Member of the Bielski partisans group (1927–2025)

Aron Bielski (July 21, 1927 – September 22, 2025), later changed to Aron Bell, was a Polish-American Jew who was a member of the Bielski partisans, the largest group of Jewish armed rescuers of Jews during World War II. He was also known as Arczyk Bielski. The youngest of the four Bielski brothers, he was the last living prior to his death in 2025 (Asael died in 1945, Tuvia in 1987, and Alexander ["Zus"] in 1995).

==Life with the Bielski partisans==

The Bielski family were farmers in Stankiewicze near Navahrudak in present-day Belarus, an area that at the beginning of the Second World War belonged to the Second Polish Republic. Aron was born there on July 21, 1927. In September 1939, it was seized by the Soviet Union, which was then allied with Nazi Germany. After the Germans launched Operation Barbarossa, the invasion of the Soviet Union, Aron's brothers created a notable resistance organization, the Bielski partisans group, of which Aron became a member.

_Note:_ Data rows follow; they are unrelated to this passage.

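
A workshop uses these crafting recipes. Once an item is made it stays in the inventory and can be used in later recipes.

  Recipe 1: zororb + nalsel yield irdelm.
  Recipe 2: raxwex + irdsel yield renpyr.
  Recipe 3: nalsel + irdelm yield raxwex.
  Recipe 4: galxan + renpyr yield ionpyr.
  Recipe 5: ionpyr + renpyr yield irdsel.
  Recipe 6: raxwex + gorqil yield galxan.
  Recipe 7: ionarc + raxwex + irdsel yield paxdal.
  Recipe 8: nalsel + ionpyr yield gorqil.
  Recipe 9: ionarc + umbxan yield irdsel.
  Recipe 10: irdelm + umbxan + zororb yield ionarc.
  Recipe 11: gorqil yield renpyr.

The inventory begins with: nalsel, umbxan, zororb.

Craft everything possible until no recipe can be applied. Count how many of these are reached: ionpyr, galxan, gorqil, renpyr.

Using Recipe 1, zororb and nalsel make irdelm.
Using Recipe 10, irdelm, umbxan, and zororb make ionarc.
Using Recipe 3, nalsel and irdelm make raxwex.
ionarc + umbxan → irdsel (Recipe 9).
raxwex + irdsel → renpyr (Recipe 2).
ionpyr would need galxan and renpyr (Recipe 4), but galxan is never obtained.
galxan would need raxwex and gorqil (Recipe 6), but gorqil is never obtained.
gorqil would need nalsel and ionpyr (Recipe 8), but ionpyr is never obtained.
renpyr: reached.
Reached: renpyr — 1 of the 4.

1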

While Nechama was not able to interview Aron, he was interviewed by Peter Duffy in Duffy's book.
That author, in the second authoritative book about the Bielski partisans, mentions Aron about 30 times and lists him as one of the important sources for the book. Duffy also interviewed Bell for the article "Heroes Among Us" (2000), published in The New York Times.

==Later life and death==
After the war, Bielski returned to Poland but soon afterward emigrated to the British Mandate of Palestine. In 1954, he settled in the United States, where he joined his surviving brothers and their families.

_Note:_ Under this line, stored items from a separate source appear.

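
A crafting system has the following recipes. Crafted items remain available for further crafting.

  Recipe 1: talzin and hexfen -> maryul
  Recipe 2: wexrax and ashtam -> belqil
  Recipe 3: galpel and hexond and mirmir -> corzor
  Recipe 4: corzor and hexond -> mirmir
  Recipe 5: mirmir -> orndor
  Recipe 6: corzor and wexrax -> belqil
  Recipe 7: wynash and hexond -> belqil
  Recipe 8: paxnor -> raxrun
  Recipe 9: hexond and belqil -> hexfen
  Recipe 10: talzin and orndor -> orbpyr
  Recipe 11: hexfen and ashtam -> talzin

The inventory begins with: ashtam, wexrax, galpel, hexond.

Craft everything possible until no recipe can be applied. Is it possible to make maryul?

wexrax and ashtam -> belqil (Recipe 2).
Using Recipe 9, hexond and belqil make hexfen.
hexfen and ashtam -> talzin (Recipe 11).
talzin and hexfen -> maryul (Recipe 1).

Yes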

In 2007, Bielski and his wife Henryka were charged with exploitation of the elderly, theft, and scheming to defraud after they convinced a Polish Catholic neighbor in Florida, Janina Zaniewska, to give them power of attorney before taking her to Poland and depositing her in a nursing home. A bank manager alerted police after becoming alarmed that the Bielskis were withdrawing Zaniewska's money. Police in Poland were able to locate Zaniewska at the nursing home and allow her to return to her home in America.

In 2008, charges were dropped after the Bielskis agreed to repay Zaniewska over $260,000 that they had been charged for swindling from her.

Aron Bielski died in Palm Beach, Florida on September 22, 2025, at the age of 98.

==In popular culture==
English actor George MacKay portrayed Aron in the film Defiance (2008).